Recently, Ito said the company has no intention of getting out of the process technology race. It is "our policy is to have our own process [technology] beyond 45-nm," he said in recent months.

But will Japan's chipmakers embrace the foundries to the extent of Freescale, NXP, ST and TI? To some degree, DRAM specialist Elpida has embraced the fab/foundry model. While it boasts its own fabs, the Japanese memory company has foundry-like alliances with SMIC and Powerchip.

Sony relies on TSMC for foundry work, but most of Japan's chipmakers have relatively little business with the foundries—for now. But at 32nm, Japan may have no choice but to work with the foundries.

Renesas, NEC Electronics and Toshiba insist they will continue to adhere to the traditional IDM model, that is, until the 32nm node in the 2009 time frame. At that time, fabs could run Rs.20,224.15 crore ($5 billion) or more and process-technology R&D will soar out of control.

Several Japanese chipmakers own newer 300mm fabs. They are also are saddled with a plethora of older fab capacity. But in reality, the prospects look dim to develop new and costly 32nm processes. "The profits are still too low in Japan," iSuppli's Minamikawa said. "They don't have enough money to invest in leading-edge technology."

"The 32nm node will be very challenging," NEC Electronics' Yamaguchi agreed. "As for the 32nm node, we don't know [about our own plans]."

National foundry?
Some executives in Japan have dropped hints about dusting off a plan to form a national foundry company. In 2005, five Japanese semiconductor manufacturers reportedly reached a basic agreement to establish a joint fab company.

But recently, the ill-fated plan failed when vendors could not agree on the terms. Hitachi, Matsushita, NEC Electronics, Renesas, and Toshiba were the five players talking about the alliance.

Some are skeptical about the formation of a new national foundry venture, especially after the dismal failure of the most recent effort. Also worth watching is the fate of the second-tier chip players in Japan.

Take Sony. The company's woes have been well-documented, especially the lackluster sales for the PS3 game machine. The machine was expected to fund the development of the next-generation, 45nm Cell processor.
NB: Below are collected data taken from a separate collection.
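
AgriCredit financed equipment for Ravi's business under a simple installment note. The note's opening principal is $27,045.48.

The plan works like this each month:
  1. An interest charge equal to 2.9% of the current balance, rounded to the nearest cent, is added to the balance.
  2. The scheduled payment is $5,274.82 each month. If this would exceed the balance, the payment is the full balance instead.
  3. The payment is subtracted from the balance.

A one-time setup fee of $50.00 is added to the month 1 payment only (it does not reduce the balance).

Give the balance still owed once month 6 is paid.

Month 1: opening $27,045.48; interest $784.32 → $27,829.80; payment $5,274.82 (+ $50.00 fee); balance $22,554.98
Month 2: opening $22,554.98; interest $654.09 → $23,209.07; payment $5,274.82; balance $17,934.25
Month 3: opening $17,934.25; interest $520.09 → $18,454.34; payment $5,274.82; balance $13,179.52
Month 4: opening $13,179.52; interest $382.21 → $13,561.73; payment $5,274.82; balance $8,286.91
Month 5: opening $8,286.91; interest $240.32 → $8,527.23; payment $5,274.82; balance $3,252.41
Month 6: opening $3,252.41; interest $94.32 → $3,346.73; payment $3,346.73; balance $0.00

$0.00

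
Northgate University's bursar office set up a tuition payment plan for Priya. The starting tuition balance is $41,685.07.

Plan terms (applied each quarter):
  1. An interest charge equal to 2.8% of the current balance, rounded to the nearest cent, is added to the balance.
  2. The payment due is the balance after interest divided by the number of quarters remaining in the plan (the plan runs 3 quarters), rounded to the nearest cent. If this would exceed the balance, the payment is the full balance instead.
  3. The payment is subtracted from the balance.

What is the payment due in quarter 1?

Quarter 1: opening $41,685.07; interest $1,167.18 → $42,852.25; payment $14,284.08; balance $28,568.17

$14,284.08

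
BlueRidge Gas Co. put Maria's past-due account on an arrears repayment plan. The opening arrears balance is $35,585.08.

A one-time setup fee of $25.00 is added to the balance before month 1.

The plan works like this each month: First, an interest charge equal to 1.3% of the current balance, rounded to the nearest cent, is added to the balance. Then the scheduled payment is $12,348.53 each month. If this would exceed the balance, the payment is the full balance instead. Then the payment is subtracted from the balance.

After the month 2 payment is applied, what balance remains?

$11,684.37

# | Opening | Interest | Payment | End bal
1 | $35,610.08 | $462.93 | $12,348.53 | $23,724.48
2 | $23,724.48 | $308.42 | $12,348.53 | $11,684.37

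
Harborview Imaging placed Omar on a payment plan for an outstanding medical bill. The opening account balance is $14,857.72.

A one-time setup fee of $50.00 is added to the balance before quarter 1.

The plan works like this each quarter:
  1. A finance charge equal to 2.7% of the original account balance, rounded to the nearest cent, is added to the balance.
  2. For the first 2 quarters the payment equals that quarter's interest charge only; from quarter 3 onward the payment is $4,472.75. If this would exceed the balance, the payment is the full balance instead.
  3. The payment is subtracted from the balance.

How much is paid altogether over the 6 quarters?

Quarter 1: opening $14,907.72; interest $401.16 → $15,308.88; payment $401.16; balance $14,907.72
Quarter 2: opening $14,907.72; interest $401.16 → $15,308.88; payment $401.16; balance $14,907.72
Quarter 3: opening $14,907.72; interest $401.16 → $15,308.88; payment $4,472.75; balance $10,836.13
Quarter 4: opening $10,836.13; interest $401.16 → $11,237.29; payment $4,472.75; balance $6,764.54
Quarter 5: opening $6,764.54; interest $401.16 → $7,165.70; payment $4,472.75; balance $2,692.95
Quarter 6: opening $2,692.95; interest $401.16 → $3,094.11; payment $3,094.11; balance $0.00
Total paid: $17,314.68

$17,314.68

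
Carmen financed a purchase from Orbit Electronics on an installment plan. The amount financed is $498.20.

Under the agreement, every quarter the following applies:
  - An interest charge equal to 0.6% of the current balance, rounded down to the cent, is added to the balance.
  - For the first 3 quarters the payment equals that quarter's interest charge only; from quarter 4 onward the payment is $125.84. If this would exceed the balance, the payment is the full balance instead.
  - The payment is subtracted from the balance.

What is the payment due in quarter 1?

$2.98

Quarter 1: $498.20 +$2.98 interest = $501.18; pay $2.98 → $498.20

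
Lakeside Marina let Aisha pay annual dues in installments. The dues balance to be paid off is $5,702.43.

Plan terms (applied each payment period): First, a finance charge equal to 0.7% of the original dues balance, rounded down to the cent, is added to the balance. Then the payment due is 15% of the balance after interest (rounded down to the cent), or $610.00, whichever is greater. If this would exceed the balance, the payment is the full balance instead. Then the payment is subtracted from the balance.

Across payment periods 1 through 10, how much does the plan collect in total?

$6,101.53

# | Opening | Interest | Payment | End bal
1 | $5,702.43 | $39.91 | $861.35 | $4,880.99
2 | $4,880.99 | $39.91 | $738.13 | $4,182.77
3 | $4,182.77 | $39.91 | $633.40 | $3,589.28
4 | $3,589.28 | $39.91 | $610.00 | $3,019.19
5 | $3,019.19 | $39.91 | $610.00 | $2,449.10
6 | $2,449.10 | $39.91 | $610.00 | $1,879.01
7 | $1,879.01 | $39.91 | $610.00 | $1,308.92
8 | $1,308.92 | $39.91 | $610.00 | $738.83
9 | $738.83 | $39.91 | $610.00 | $168.74
10 | $168.74 | $39.91 | $208.65 | $0.00
Total paid: $6,101.53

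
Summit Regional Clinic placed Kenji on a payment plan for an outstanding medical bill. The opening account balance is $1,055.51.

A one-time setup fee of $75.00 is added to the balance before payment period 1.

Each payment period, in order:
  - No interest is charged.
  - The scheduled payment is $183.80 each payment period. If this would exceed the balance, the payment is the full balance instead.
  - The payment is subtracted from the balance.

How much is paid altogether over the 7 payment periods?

$1,130.51

Payment period 1: $1,130.51 − $183.80 → $946.71
Payment period 2: $946.71 − $183.80 → $762.91
Payment period 3: $762.91 − $183.80 → $579.11
Payment period 4: $579.11 − $183.80 → $395.31
Payment period 5: $395.31 − $183.80 → $211.51
Payment period 6: $211.51 − $183.80 → $27.71
Payment period 7: $27.71 − $27.71 → $0.00
Total paid: $1,130.51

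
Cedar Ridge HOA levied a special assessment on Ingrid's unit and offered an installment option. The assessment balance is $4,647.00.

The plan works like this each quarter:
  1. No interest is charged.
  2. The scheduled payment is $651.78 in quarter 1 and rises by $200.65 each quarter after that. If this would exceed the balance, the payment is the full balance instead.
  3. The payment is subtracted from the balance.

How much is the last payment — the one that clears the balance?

Quarter 1: $4,647.00 − $651.78 → $3,995.22
Quarter 2: $3,995.22 − $852.43 → $3,142.79
Quarter 3: $3,142.79 − $1,053.08 → $2,089.71
Quarter 4: $2,089.71 − $1,253.73 → $835.98
Quarter 5: $835.98 − $835.98 → $0.00

$835.98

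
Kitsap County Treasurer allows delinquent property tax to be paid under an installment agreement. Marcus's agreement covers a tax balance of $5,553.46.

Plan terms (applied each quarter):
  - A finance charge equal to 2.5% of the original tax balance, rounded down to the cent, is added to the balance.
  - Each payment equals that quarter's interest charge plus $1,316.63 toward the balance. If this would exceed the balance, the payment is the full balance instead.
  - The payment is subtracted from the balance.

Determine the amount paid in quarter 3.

$1,455.46

Quarter 1: $5,553.46 +$138.83 interest = $5,692.29; pay $1,455.46 → $4,236.83
Quarter 2: $4,236.83 +$138.83 interest = $4,375.66; pay $1,455.46 → $2,920.20
Quarter 3: $2,920.20 +$138.83 interest = $3,059.03; pay $1,455.46 → $1,603.57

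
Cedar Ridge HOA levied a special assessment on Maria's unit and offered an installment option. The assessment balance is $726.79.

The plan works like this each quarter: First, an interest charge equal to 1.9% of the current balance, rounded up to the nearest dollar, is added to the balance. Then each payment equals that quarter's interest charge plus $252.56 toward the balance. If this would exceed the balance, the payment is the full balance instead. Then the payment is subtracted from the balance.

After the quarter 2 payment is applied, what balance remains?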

It was also expected to fund its new fabs, which now appears to have evaporated. In fact, the company "may be selling its fab to Toshiba," signaling that Sony's days are possibly numbered in semiconductor manufacturing, said iSuppli's Minamikawa.

In contrast, consumer-electronics rival Matsushita Electric Industrial Co. Ltd will remain in the semiconductor business—albeit as a niche player. "Panasonic has a huge captive demand," he said.

Possibly beating its rivals to the punch, Matsushita in June claimed that it has begun making chips based on its new 45nm process technology. Its fab is located in Uozu, in the Toyama Prefecture.

Two other vendors, Fujitsu Ltd and Rohm Co. Ltd, also have their places in the IC industry. Given its strength in discrete ICs, "Rohm will survive," he said.

Fujitsu has carved out a decent niche in ASICs, communications chips, among other lines. The company also has a foundry business, which has experienced mixed results. "From utilisation point of view, it's ok," he said, "but the profits are not so good." "We put too much emphasis on [semiconductor] production volume expansion over the past three years," said Fujitsu President Hiroaki Kurokawa in recent times. "We've switched to a strategy in which we'll hold off on capacity expansion as long as possible until demand requires."

Fujitsu started operation of a 300mm wafer line on a 65nm process in April but is holding capacity at 1,000 wafers a month until the second half, when it will double capacity to 2,000 wafers.

The fate of Oki Electric Industry Co. Ltd's chip unit is less clear. Oki appears to be divesting some units. ChipX Inc. recently acquired Oki Semiconductor Co.'s U.S. ASIC business. And Wipro Technologies has signed an agreement with Japan's Oki to acquire Oki Techno Center Singapore (OTCS), a wholly-owned subsidiary focused on wireless design and intellectual property.

In any case, "consolidation" could become the new theme in Japan's IC industry, Minamikawa said. If not consolidation, IC vendors "will make changes," he added.